Les flux passeraient ainsi de 28 à 32 millions de mètres cubes par jour, soit une progression de 12,5 %, frôlant la capacité maximale de cette infrastructure stratégique reliant directement les deux rives de la Méditerranée.
Un geste à portée diplomatique
Ensuite, cette décision ne relève pas uniquement de considérations énergétiques. Alger entend également saluer la position espagnole sur plusieurs dossiers sensibles au Moyen-Orient, notamment les crises à Ghaza et en Iran.
La demande espagnole, formulée il y a plusieurs semaines, s’inscrit dans un contexte de tensions accrues après les affrontements impliquant les États-Unis et Israël, qui ont entraîné une hausse notable des prix du gaz et du pétrole sur les marchés internationaux.
La flambée des prix accélère les négociations
Par ailleurs, le marché européen du gaz, notamment l’indice TTF néerlandais, a récemment connu une forte volatilité, avec une hausse de plus de 20 % en quelques jours avant de se stabiliser.
Face à cette situation, Madrid cherche à sécuriser des approvisionnements plus compétitifs. Le gaz acheminé par pipeline, comme celui de Medgaz, reste en effet moins coûteux et plus stable que le gaz naturel liquéfié transporté par méthaniers, soumis aux fluctuations du marché mondial.
Un équilibre fragile entre fournisseurs
En outre, si l’Algérie a longtemps été le principal fournisseur de gaz de l’Espagne, la tendance a évolué ces derniers mois. Les États-Unis occupent désormais la première place, grâce à leurs exportations de GNL, tandis qu’Alger se positionne en deuxième fournisseur.
Cette recomposition énergétique reflète une diversification des sources d’approvisionnement espagnoles, mais aussi les répercussions de la crise diplomatique passée entre les deux pays.
Une relation bilatérale en recomposition
Dans ce contexte, la visite prochaine de José Manuel Albares en Algérie vise à consolider ce rapprochement et à préparer un sommet entre Pedro Sánchez et Abdelmadjid Tebboune.
Après plus de deux ans de tensions ayant coûté plusieurs milliards d’euros aux échanges commerciaux, les deux pays semblent engagés dans une phase de normalisation, bien que les volumes d’échanges n’aient pas encore retrouvé leur niveau d’avant-crise.

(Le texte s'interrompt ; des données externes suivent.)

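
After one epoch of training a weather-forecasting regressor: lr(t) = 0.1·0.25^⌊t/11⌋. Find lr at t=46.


n_drops = ⌊46/11⌋ = 4
lr = 0.1·0.25^4 = 0.1·0.00390625 = 0.000390625

0.000390625


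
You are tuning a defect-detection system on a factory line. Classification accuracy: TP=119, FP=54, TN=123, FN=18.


Accuracy = (TP+TN)/(TP+TN+FP+FN)
= (119+123)/(314)
= 242/314 = 77.07%

77.07%


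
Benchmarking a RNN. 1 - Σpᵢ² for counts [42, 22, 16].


Probabilities: [42/80, 22/80, 16/80] ≈ [0.525, 0.275, 0.2]
Σpᵢ² = (1764 + 484 + 256)/80² = 2504/6400
Gini = 1 - Σpᵢ² = 1 - 2504/6400 = 0.6088

0.6088


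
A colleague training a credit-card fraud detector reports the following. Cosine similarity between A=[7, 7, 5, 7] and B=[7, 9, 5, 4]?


A·B = 7·7 + 7·9 + 5·5 + 7·4 = 165
‖A‖ = √172 = 13.1149, ‖B‖ = √171 = 13.0767
cos = 165/(√172·√171) = 165/√29412 = 0.9621

0.9621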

Le facteur migratoire, autre levier de pression
Cependant, les relations restent marquées par des sujets sensibles, notamment la question migratoire. L’augmentation des départs de migrants depuis les côtes algériennes vers les Baléares a ravivé les tensions, certains observateurs y voyant un moyen de pression d’Alger sur Madrid.

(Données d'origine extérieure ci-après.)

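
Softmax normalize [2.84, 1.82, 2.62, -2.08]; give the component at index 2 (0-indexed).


Exponentials: e^2.84=17.1158, e^1.82=6.1719, e^2.62=13.7357, e^-2.08=0.1249
Sum = 37.1483
Softmax = [0.4607, 0.1661, 0.3698, 0.0034]
p[2] = 13.7357/37.1483 = 0.3698

0.3698


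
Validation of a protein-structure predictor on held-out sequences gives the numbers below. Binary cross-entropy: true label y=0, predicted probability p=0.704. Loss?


BCE = -[y·ln(p) + (1-y)·ln(1-p)]
= -0 - 1·ln(1-0.704)
= -ln(0.296) = 1.2174

1.2174


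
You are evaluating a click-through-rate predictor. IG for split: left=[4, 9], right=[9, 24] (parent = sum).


Parent = [13, 33], H_parent = 0.859
H_left = 0.8905 (n=13), H_right = 0.8454 (n=33)
H_children = (13/46)·0.8905 + (33/46)·0.8454 = 0.8581
IG = 0.859 - 0.8581 = 0.0009

0.0009


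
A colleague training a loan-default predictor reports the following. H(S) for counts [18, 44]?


Probabilities: [18/62, 44/62] ≈ [0.2903, 0.7097]
H = -((18/62)·log₂(18/62) + (44/62)·log₂(44/62))
  = 0.8691 bits

0.8691 bits


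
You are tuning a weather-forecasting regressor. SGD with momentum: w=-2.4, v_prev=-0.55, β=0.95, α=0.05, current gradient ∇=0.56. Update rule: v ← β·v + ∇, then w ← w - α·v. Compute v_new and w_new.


v_new = 0.95·-0.55 + 0.56 = -0.5225 + 0.56 = 0.0375
w_new = -2.4 - 0.05·0.0375 = -2.4 - 0.001875 = -2.401875

v_new=0.0375, w_new=-2.401875


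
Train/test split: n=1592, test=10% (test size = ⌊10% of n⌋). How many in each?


Test = ⌊1592·10/100⌋ = 159
Train = 1592 - 159 = 1433

Train: 1433, Test: 159


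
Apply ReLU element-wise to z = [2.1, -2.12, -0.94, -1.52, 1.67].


ReLU(2.1) = max(0, 2.1) = 2.1
ReLU(-2.12) = max(0, -2.12) = 0.0
ReLU(-0.94) = max(0, -0.94) = 0.0
ReLU(-1.52) = max(0, -1.52) = 0.0
ReLU(1.67) = max(0, 1.67) = 1.67
result = [2.1, 0.0, 0.0, 0.0, 1.67]

[2.1, 0.0, 0.0, 0.0, 1.67]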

Les différends autour des visas et des procédures consulaires contribuent également à entretenir un climat de méfiance, malgré les avancées sur le plan énergétique.

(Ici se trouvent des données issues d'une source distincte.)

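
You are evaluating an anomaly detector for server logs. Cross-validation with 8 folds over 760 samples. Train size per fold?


Fold size = 760/8 = 95
Training per fold = 760 - 95 = 665

665


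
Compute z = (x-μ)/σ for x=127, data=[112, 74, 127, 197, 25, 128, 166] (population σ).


μ = 118.4286, σ = 52.5707
z = (127 - 118.4286)/52.5707 = 0.163

0.163


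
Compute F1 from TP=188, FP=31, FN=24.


Precision = 188/219 = 0.8584
Recall = 188/212 = 0.8868
F1 = 2·P·R/(P+R) = 2·TP/(2·TP+FP+FN) = 376/(376+31+24) = 376/431 = 0.8724

0.8724


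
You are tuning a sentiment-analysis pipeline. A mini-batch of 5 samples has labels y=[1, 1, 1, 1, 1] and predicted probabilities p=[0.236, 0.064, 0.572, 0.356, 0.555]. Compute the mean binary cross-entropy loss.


L[0] = -ln(0.236) = 1.4439
L[1] = -ln(0.064) = 2.7489
L[2] = -ln(0.572) = 0.5586
L[3] = -ln(0.356) = 1.0328
L[4] = -ln(0.555) = 0.5888
mean = (1.4439 + 2.7489 + 0.5586 + 1.0328 + 0.5888)/5 = 1.2746

1.2746


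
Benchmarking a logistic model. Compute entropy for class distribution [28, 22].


Probabilities: [28/50, 22/50] ≈ [0.56, 0.44]
H = -((28/50)·log₂(28/50) + (22/50)·log₂(22/50))
  = 0.9896 bits

0.9896 bits


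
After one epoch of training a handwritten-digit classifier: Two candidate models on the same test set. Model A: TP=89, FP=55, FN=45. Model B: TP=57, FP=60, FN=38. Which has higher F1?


Model A: P=89/144=0.6181, R=89/134=0.6642, F1=2PR/(P+R)=2TP/(2TP+FP+FN)=178/278=0.6403
Model B: P=57/117=0.4872, R=57/95=0.6, F1=2PR/(P+R)=2TP/(2TP+FP+FN)=114/212=0.5377
0.6403 > 0.5377 → Model A

Model A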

Un enjeu géopolitique majeur au Maghreb
Enfin, cette coopération gazière s’inscrit dans un jeu d’équilibre plus large pour l’Espagne, qui cherche à maintenir de bonnes relations à la fois avec l’Algérie et le Maroc, dans un contexte marqué par la question du Sahara et les rivalités régionales.
Dans ce paysage complexe, le gaz apparaît plus que jamais comme un instrument stratégique, à la croisée des intérêts économiques, diplomatiques et sécuritaires.